Andy Warhol piece among high-priced artworks stolen in Detroit
The FBI is looking for 19 contemporary artworks worth millions, including a “Flowers” silkscreen by Andy Warhol, stolen last month from a collector in Detroit.
The pieces were being stored temporarily at the collector’s business in the city’s historic Corktown neighborhood when they were stolen.

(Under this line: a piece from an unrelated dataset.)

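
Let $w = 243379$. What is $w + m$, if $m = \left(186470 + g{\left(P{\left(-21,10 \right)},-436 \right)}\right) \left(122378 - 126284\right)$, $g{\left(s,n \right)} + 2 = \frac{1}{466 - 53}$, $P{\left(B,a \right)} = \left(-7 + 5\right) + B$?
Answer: $- \frac{42957937669}{59} \approx -7.281 \cdot 10^{8}$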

Authorities didn’t name the owner or the business.
An FBI spokesman said the works weren’t on display -- or locked up -- and the thieves have likely taken the pieces across state lines, or the U.S. border, to try to sell them.
“So we’re putting out the message to anyone in the art community, anyone who’s shopping online and looking at art, anyone who’s involved in the pawn shop business, that these could all be avenues that someone who’s stolen this art could pursue in order to try to make a profit,” the spokesman said.
The FBI, which estimates that $6 billion worth of art is stolen each year, keeps a top 10 list of art crimes.
Some unsolved highlights include 7,000 artifacts looted from Iraqi museums in 2003, Michelangelo Merisi da Caravaggio’s “Nativity” worth $20 million taken from an Italian oratory in 1969 and artwork taken during a 2003 break-in at Amsterdam’s Vincent Van Gogh Museum. In that case, police found the thieves, but the $30 million in stolen art is still missing.